Longtime CBS Corporation CEO Leslie Moonves resigned Sunday, hours after The New Yorker published an article detailing sexual misconduct allegations against him from six more women.
Moonves’ exit is effective immediately, CBS News reported.
His departure comes two months after The New Yorker published a July article outlining sexual harassment and assault allegations from six other women.
Moonves, 68, denied those allegations as well as the new claims, calling them “appalling.”
The media mogul, who had run CBS since 2006, was eligible for a severance package of up to $180 million if fired without cause. The money is now being withheld pending the outcome of an investigation into the allegations.
CBS said in a statement Sunday that Moonves will donate $20 million to groups supporting workplace equality and the #MeToo movement.
Joseph Ianniello, the network’s chief operating officer, will serve as interim CEO until a permanent replacement is found.
Sunday’s New Yorker article, reported by Ronan Farrow, included allegations of sexual assault, physical violence and intimidation.
One woman, a veteran television executive named Phyllis Golden-Gottlieb, accused Moonves of “physically restraining her and forcing her to perform oral sex on him.” She also alleged that he exposed himself to her and violently threw her “against a wall.”
Golden-Gottlieb said she filed a police report with the LAPD last year, but because the alleged incidents happened in the 1980s, the statute of limitations had run out.
Other accusers claimed the mogul tried to derail their careers after they declined his advances.
In a statement to the publication, Moonves said the allegations were false, but acknowledged three of the encounters and said they were consensual.
“The appalling accusations in this article are untrue,” he said. “What is true is that I had consensual relations with three of the women some 25 years ago before I came to CBS.”
Adding to Moonves’ problems, on Thursday the Huffington Post published a story claiming he targeted Janet Jackson, and was obsessed with ruining her career after the singer’s “wardrobe malfunction” at the 2004 Super Bowl.

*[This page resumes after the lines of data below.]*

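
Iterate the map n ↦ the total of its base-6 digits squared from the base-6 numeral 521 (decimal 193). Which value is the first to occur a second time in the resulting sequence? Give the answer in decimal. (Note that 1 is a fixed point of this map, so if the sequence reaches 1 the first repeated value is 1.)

25

193 = (5,2,1)_6 → 5² + 2² + 1² = 25 + 4 + 1 = 30
30 = (5,0)_6 → 5² + 0² = 25 + 0 = 25
25 = (4,1)_6 → 4² + 1² = 16 + 1 = 17
17 = (2,5)_6 → 2² + 5² = 4 + 25 = 29
29 = (4,5)_6 → 4² + 5² = 16 + 25 = 41
41 = (1,0,5)_6 → 1² + 0² + 5² = 1 + 0 + 25 = 26
26 = (4,2)_6 → 4² + 2² = 16 + 4 = 20
20 = (3,2)_6 → 3² + 2² = 9 + 4 = 13
13 = (2,1)_6 → 2² + 1² = 4 + 1 = 5
5 = (5)_6 → 5² = 25  — 25 already appeared earlier.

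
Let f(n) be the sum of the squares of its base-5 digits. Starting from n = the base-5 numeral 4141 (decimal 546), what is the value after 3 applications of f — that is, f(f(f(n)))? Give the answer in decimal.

18

546 = (4,1,4,1)_5 → 4² + 1² + 4² + 1² = 16 + 1 + 16 + 1 = 34
34 = (1,1,4)_5 → 1² + 1² + 4² = 1 + 1 + 16 = 18
18 = (3,3)_5 → 3² + 3² = 9 + 9 = 18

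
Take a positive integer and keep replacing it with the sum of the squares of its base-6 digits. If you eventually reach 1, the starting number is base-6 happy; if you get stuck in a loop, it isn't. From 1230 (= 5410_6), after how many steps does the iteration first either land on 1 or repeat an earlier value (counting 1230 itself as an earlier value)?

13

1230 = (5,4,1,0)_6 → 5² + 4² + 1² + 0² = 42
42 = (1,1,0)_6 → 1² + 1² + 0² = 2
2 = (2)_6 → 2² = 4
4 = (4)_6 → 4² = 16
16 = (2,4)_6 → 2² + 4² = 20
20 = (3,2)_6 → 3² + 2² = 13
13 = (2,1)_6 → 2² + 1² = 5
5 = (5)_6 → 5² = 25
25 = (4,1)_6 → 4² + 1² = 17
17 = (2,5)_6 → 2² + 5² = 29
29 = (4,5)_6 → 4² + 5² = 41
41 = (1,0,5)_6 → 1² + 0² + 5² = 26
26 = (4,2)_6 → 4² + 2² = 20  — 20 repeats.
That took 13 steps.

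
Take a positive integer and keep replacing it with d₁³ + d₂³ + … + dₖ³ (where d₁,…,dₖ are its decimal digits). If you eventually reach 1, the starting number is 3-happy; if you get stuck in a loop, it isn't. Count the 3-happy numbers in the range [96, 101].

96: 96 → 945 → 918 → 1242 → 81 → 513 → 153 → 153  — not 3-happy
97: 97 → 1072 → 352 → 160 → 217 → 352  — not 3-happy
98: 98 → 1241 → 74 → 407 → 407  — not 3-happy
99: 99 → 1458 → 702 → 351 → 153 → 153  — not 3-happy
100: 100 → 1  — 3-happy
101: 101 → 2 → 8 → 512 → 134 → 92 → 737 → 713 → 371 → 371  — not 3-happy
3-happy: 100

1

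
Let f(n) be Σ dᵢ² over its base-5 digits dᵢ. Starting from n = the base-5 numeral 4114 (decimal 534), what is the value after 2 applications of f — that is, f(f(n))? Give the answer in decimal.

18

534 = (4,1,1,4)_5 → 4² + 1² + 1² + 4² = 34
34 = (1,1,4)_5 → 1² + 1² + 4² = 18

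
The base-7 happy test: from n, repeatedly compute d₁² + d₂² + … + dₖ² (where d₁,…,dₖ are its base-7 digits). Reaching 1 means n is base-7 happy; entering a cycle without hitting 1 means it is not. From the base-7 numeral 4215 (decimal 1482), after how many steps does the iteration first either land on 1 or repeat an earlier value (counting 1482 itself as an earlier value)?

4

1482 = (4,2,1,5)_7 → 4² + 2² + 1² + 5² = 46
46 = (6,4)_7 → 6² + 4² = 52
52 = (1,0,3)_7 → 1² + 0² + 3² = 10
10 = (1,3)_7 → 1² + 3² = 10  — 10 repeats.
That took 4 steps.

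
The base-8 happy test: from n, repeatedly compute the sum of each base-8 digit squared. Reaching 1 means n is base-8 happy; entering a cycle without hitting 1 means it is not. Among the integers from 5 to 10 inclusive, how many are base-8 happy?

1

5: 5 → 25 → 10 → 5  — not base-8 happy
6: 6 → 36 → 32 → 16 → 4 → 16  — not base-8 happy
7: 7 → 49 → 37 → 41 → 26 → 13 → 26  — not base-8 happy
8: 8 → 1  — base-8 happy
9: 9 → 2 → 4 → 16 → 4  — not base-8 happy
10: 10 → 5 → 25 → 10  — not base-8 happy
base-8 happy: 8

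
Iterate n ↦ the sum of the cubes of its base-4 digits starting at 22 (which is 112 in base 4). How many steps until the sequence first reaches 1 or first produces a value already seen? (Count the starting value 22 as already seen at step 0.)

3

22 = (1,1,2)_4 → 1³ + 1³ + 2³ = 1 + 1 + 8 = 10
10 = (2,2)_4 → 2³ + 2³ = 8 + 8 = 16
16 = (1,0,0)_4 → 1³ + 0³ + 0³ = 1 + 0 + 0 = 1  — reached 1.
That took 3 steps.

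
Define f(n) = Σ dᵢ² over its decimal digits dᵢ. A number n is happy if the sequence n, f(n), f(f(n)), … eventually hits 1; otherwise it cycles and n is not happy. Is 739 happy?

739 → 7² + 3² + 9² = 139
139 → 1² + 3² + 9² = 91
91 → 9² + 1² = 82
82 → 8² + 2² = 68
68 → 6² + 8² = 100
100 → 1² + 0² + 0² = 1  — reached 1.

happy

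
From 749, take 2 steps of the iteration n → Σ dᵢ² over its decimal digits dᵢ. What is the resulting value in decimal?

53

749 → 7² + 4² + 9² = 49 + 16 + 81 = 146
146 → 1² + 4² + 6² = 1 + 16 + 36 = 53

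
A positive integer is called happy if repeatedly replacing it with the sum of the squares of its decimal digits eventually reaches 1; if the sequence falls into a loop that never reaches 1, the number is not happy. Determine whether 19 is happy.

happy

19 → 1² + 9² = 1 + 81 = 82
82 → 8² + 2² = 64 + 4 = 68
68 → 6² + 8² = 36 + 64 = 100
100 → 1² + 0² + 0² = 1 + 0 + 0 = 1  — reached 1.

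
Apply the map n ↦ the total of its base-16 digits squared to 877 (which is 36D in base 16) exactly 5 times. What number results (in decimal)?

146

877 = (3,6,13)_16 → 3² + 6² + 13² = 214
214 = (13,6)_16 → 13² + 6² = 205
205 = (12,13)_16 → 12² + 13² = 313
313 = (1,3,9)_16 → 1² + 3² + 9² = 91
91 = (5,11)_16 → 5² + 11² = 146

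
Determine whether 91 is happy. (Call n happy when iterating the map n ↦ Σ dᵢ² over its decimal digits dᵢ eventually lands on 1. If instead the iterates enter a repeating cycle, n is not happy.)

happy

91 → 9² + 1² = 82
82 → 8² + 2² = 68
68 → 6² + 8² = 100
100 → 1² + 0² + 0² = 1  — reached 1.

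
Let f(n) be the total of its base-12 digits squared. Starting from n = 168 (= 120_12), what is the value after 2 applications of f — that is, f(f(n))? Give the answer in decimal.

25

168 = (1,2,0)_12 → 1² + 2² + 0² = 1 + 4 + 0 = 5
5 = (5)_12 → 5² = 25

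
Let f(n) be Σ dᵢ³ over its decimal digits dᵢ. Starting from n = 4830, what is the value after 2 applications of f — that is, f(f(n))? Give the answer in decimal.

4830 → 4³ + 8³ + 3³ + 0³ = 603
603 → 6³ + 0³ + 3³ = 243

243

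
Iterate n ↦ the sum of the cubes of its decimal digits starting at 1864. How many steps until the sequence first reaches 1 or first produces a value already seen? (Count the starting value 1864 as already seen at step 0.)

5

1864 → 1³ + 8³ + 6³ + 4³ = 793
793 → 7³ + 9³ + 3³ = 1099
1099 → 1³ + 0³ + 9³ + 9³ = 1459
1459 → 1³ + 4³ + 5³ + 9³ = 919
919 → 9³ + 1³ + 9³ = 1459  — 1459 repeats.
That took 5 steps.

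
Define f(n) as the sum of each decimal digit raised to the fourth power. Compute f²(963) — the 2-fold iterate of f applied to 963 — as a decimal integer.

13139

963 → 9⁴ + 6⁴ + 3⁴ = 6561 + 1296 + 81 = 7938
7938 → 7⁴ + 9⁴ + 3⁴ + 8⁴ = 2401 + 6561 + 81 + 4096 = 13139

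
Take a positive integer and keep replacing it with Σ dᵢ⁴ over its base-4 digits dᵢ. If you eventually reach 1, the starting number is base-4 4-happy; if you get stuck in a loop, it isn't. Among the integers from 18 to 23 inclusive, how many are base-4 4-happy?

18: 18 → 17 → 2 → 16 → 1  — base-4 4-happy
19: 19 → 82 → 18 → 17 → 2 → 16 → 1  — base-4 4-happy
20: 20 → 2 → 16 → 1  — base-4 4-happy
21: 21 → 3 → 81 → 3  — not base-4 4-happy
22: 22 → 18 → 17 → 2 → 16 → 1  — base-4 4-happy
23: 23 → 83 → 83  — not base-4 4-happy
base-4 4-happy: 18, 19, 20, 22

4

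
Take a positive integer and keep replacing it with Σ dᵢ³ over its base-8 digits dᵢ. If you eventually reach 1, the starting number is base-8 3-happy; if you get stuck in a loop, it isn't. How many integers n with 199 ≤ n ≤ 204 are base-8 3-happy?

1

199: 199 → 370 → 349 → 277 → 197 → 152 → 35 → 91 → 55 → 559 → 469 → 476 → 434 → 440 → 559  — not base-8 3-happy
200: 200 → 28 → 91 → 55 → 559 → 469 → 476 → 434 → 440 → 559  — not base-8 3-happy
201: 201 → 29 → 152 → 35 → 91 → 55 → 559 → 469 → 476 → 434 → 440 → 559  — not base-8 3-happy
202: 202 → 36 → 128 → 8 → 1  — base-8 3-happy
203: 203 → 55 → 559 → 469 → 476 → 434 → 440 → 559  — not base-8 3-happy
204: 204 → 92 → 92  — not base-8 3-happy
base-8 3-happy: 202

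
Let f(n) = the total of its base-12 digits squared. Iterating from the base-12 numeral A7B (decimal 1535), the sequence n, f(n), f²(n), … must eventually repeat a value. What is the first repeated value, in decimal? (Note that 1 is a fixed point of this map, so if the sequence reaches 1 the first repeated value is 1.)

1535 = (10,7,11)_12 → 10² + 7² + 11² = 270
270 = (1,10,6)_12 → 1² + 10² + 6² = 137
137 = (11,5)_12 → 11² + 5² = 146
146 = (1,0,2)_12 → 1² + 0² + 2² = 5
5 = (5)_12 → 5² = 25
25 = (2,1)_12 → 2² + 1² = 5  — 5 already appeared earlier.

5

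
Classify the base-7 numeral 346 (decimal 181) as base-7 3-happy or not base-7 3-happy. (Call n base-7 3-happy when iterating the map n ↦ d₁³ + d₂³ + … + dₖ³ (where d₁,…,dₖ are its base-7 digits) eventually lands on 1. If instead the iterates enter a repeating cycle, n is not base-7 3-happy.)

181 = (3,4,6)_7 → 3³ + 4³ + 6³ = 307
307 = (6,1,6)_7 → 6³ + 1³ + 6³ = 433
433 = (1,1,5,6)_7 → 1³ + 1³ + 5³ + 6³ = 343
343 = (1,0,0,0)_7 → 1³ + 0³ + 0³ + 0³ = 1  — reached 1.

base-7 3-happy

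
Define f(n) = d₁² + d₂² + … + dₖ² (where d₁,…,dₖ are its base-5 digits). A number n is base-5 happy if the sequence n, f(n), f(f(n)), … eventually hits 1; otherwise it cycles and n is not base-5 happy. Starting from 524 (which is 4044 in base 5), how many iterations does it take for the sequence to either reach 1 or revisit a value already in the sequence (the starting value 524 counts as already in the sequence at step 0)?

7

524 = (4,0,4,4)_5 → 48
48 = (1,4,3)_5 → 26
26 = (1,0,1)_5 → 2
2 = (2)_5 → 4
4 = (4)_5 → 16
16 = (3,1)_5 → 10
10 = (2,0)_5 → 4  — 4 repeats.
That took 7 steps.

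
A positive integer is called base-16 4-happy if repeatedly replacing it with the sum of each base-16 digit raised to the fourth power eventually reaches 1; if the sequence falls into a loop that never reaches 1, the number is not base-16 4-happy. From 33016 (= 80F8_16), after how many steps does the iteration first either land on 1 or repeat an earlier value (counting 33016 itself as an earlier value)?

14

33016 = (8,0,15,8)_16 → 8⁴ + 0⁴ + 15⁴ + 8⁴ = 58817
58817 = (14,5,12,1)_16 → 14⁴ + 5⁴ + 12⁴ + 1⁴ = 59778
59778 = (14,9,8,2)_16 → 14⁴ + 9⁴ + 8⁴ + 2⁴ = 49089
49089 = (11,15,12,1)_16 → 11⁴ + 15⁴ + 12⁴ + 1⁴ = 86003
86003 = (1,4,15,15,3)_16 → 1⁴ + 4⁴ + 15⁴ + 15⁴ + 3⁴ = 101588
101588 = (1,8,12,13,4)_16 → 1⁴ + 8⁴ + 12⁴ + 13⁴ + 4⁴ = 53650
53650 = (13,1,9,2)_16 → 13⁴ + 1⁴ + 9⁴ + 2⁴ = 35139
35139 = (8,9,4,3)_16 → 8⁴ + 9⁴ + 4⁴ + 3⁴ = 10994
10994 = (2,10,15,2)_16 → 2⁴ + 10⁴ + 15⁴ + 2⁴ = 60657
60657 = (14,12,15,1)_16 → 14⁴ + 12⁴ + 15⁴ + 1⁴ = 109778
109778 = (1,10,12,13,2)_16 → 1⁴ + 10⁴ + 12⁴ + 13⁴ + 2⁴ = 59314
59314 = (14,7,11,2)_16 → 14⁴ + 7⁴ + 11⁴ + 2⁴ = 55474
55474 = (13,8,11,2)_16 → 13⁴ + 8⁴ + 11⁴ + 2⁴ = 47314
47314 = (11,8,13,2)_16 → 11⁴ + 8⁴ + 13⁴ + 2⁴ = 47314  — 47314 repeats.
That took 14 steps.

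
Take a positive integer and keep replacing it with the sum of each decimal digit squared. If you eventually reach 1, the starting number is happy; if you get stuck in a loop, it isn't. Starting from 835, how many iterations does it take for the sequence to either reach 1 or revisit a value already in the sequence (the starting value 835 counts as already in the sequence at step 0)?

835 → 8² + 3² + 5² = 64 + 9 + 25 = 98
98 → 9² + 8² = 81 + 64 = 145
145 → 1² + 4² + 5² = 1 + 16 + 25 = 42
42 → 4² + 2² = 16 + 4 = 20
20 → 2² + 0² = 4 + 0 = 4
4 → 4² = 16
16 → 1² + 6² = 1 + 36 = 37
37 → 3² + 7² = 9 + 49 = 58
58 → 5² + 8² = 25 + 64 = 89
89 → 8² + 9² = 64 + 81 = 145  — 145 repeats.
That took 10 steps.

10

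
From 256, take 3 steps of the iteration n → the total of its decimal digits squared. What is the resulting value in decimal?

256 → 2² + 5² + 6² = 65
65 → 6² + 5² = 61
61 → 6² + 1² = 37

37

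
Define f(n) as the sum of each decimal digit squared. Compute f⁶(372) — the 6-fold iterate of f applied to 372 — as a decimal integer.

89

372 → 3² + 7² + 2² = 9 + 49 + 4 = 62
62 → 6² + 2² = 36 + 4 = 40
40 → 4² + 0² = 16 + 0 = 16
16 → 1² + 6² = 1 + 36 = 37
37 → 3² + 7² = 9 + 49 = 58
58 → 5² + 8² = 25 + 64 = 89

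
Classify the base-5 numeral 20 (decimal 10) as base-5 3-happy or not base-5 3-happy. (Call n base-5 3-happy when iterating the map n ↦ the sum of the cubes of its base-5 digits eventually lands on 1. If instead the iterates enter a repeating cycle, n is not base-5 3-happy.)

10 = (2,0)_5 → 2³ + 0³ = 8
8 = (1,3)_5 → 1³ + 3³ = 28
28 = (1,0,3)_5 → 1³ + 0³ + 3³ = 28  — 28 already seen; the sequence cycles without reaching 1.

not base-5 3-happy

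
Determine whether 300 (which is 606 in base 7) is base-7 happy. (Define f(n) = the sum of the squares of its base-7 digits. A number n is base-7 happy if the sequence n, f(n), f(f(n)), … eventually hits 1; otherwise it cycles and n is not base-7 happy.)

300 = (6,0,6)_7 → 72
72 = (1,3,2)_7 → 14
14 = (2,0)_7 → 4
4 = (4)_7 → 16
16 = (2,2)_7 → 8
8 = (1,1)_7 → 2
2 = (2)_7 → 4  — 4 already seen; the sequence cycles without reaching 1.

not base-7 happy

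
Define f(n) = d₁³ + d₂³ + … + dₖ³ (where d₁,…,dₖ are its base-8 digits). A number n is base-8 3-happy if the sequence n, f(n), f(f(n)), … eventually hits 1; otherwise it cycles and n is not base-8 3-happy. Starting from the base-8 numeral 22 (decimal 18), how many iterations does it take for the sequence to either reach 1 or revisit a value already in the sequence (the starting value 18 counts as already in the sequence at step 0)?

18 = (2,2)_8 → 2³ + 2³ = 16
16 = (2,0)_8 → 2³ + 0³ = 8
8 = (1,0)_8 → 1³ + 0³ = 1  — reached 1.
That took 3 steps.

3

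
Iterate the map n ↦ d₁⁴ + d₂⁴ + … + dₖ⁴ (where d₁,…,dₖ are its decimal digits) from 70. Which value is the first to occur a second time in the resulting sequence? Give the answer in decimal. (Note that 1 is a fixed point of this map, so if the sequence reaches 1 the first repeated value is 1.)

13139

70 → 7⁴ + 0⁴ = 2401 + 0 = 2401
2401 → 2⁴ + 4⁴ + 0⁴ + 1⁴ = 16 + 256 + 0 + 1 = 273
273 → 2⁴ + 7⁴ + 3⁴ = 16 + 2401 + 81 = 2498
2498 → 2⁴ + 4⁴ + 9⁴ + 8⁴ = 16 + 256 + 6561 + 4096 = 10929
10929 → 1⁴ + 0⁴ + 9⁴ + 2⁴ + 9⁴ = 1 + 0 + 6561 + 16 + 6561 = 13139
13139 → 1⁴ + 3⁴ + 1⁴ + 3⁴ + 9⁴ = 1 + 81 + 1 + 81 + 6561 = 6725
6725 → 6⁴ + 7⁴ + 2⁴ + 5⁴ = 1296 + 2401 + 16 + 625 = 4338
4338 → 4⁴ + 3⁴ + 3⁴ + 8⁴ = 256 + 81 + 81 + 4096 = 4514
4514 → 4⁴ + 5⁴ + 1⁴ + 4⁴ = 256 + 625 + 1 + 256 = 1138
1138 → 1⁴ + 1⁴ + 3⁴ + 8⁴ = 1 + 1 + 81 + 4096 = 4179
4179 → 4⁴ + 1⁴ + 7⁴ + 9⁴ = 256 + 1 + 2401 + 6561 = 9219
9219 → 9⁴ + 2⁴ + 1⁴ + 9⁴ = 6561 + 16 + 1 + 6561 = 13139  — 13139 already appeared earlier.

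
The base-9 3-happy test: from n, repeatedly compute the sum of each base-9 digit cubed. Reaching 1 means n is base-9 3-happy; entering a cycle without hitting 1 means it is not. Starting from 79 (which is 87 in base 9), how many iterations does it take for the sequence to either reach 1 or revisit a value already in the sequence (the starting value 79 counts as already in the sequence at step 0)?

3

79 = (8,7)_9 → 8³ + 7³ = 855
855 = (1,1,5,0)_9 → 1³ + 1³ + 5³ + 0³ = 127
127 = (1,5,1)_9 → 1³ + 5³ + 1³ = 127  — 127 repeats.
That took 3 steps.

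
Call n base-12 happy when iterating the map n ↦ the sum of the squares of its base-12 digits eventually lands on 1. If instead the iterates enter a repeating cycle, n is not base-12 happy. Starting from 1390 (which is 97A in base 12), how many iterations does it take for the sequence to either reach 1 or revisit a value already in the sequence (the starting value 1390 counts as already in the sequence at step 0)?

11

1390 = (9,7,10)_12 → 230
230 = (1,7,2)_12 → 54
54 = (4,6)_12 → 52
52 = (4,4)_12 → 32
32 = (2,8)_12 → 68
68 = (5,8)_12 → 89
89 = (7,5)_12 → 74
74 = (6,2)_12 → 40
40 = (3,4)_12 → 25
25 = (2,1)_12 → 5
5 = (5)_12 → 25  — 25 repeats.
That took 11 steps.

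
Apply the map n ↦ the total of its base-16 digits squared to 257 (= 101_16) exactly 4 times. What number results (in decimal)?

1

257 = (1,0,1)_16 → 2
2 = (2)_16 → 4
4 = (4)_16 → 16
16 = (1,0)_16 → 1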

The article said Moonves believed the malfunction was planned and wanted Jackson to pay for embarrassing him.
Meanwhile in his July article, New Yorker reporter Farrow alleged that Moonves had a history of engaging in inappropriate behavior during business meetings, including forcible kissing and groping.
Moonves denied those claim as well.
In response to the July allegations, the CBS board of directors hired two outside law firms to investigate those claims as well as other reports of sexual harassment at CBS and CBS News.
Moonves remained in his position during the investigation.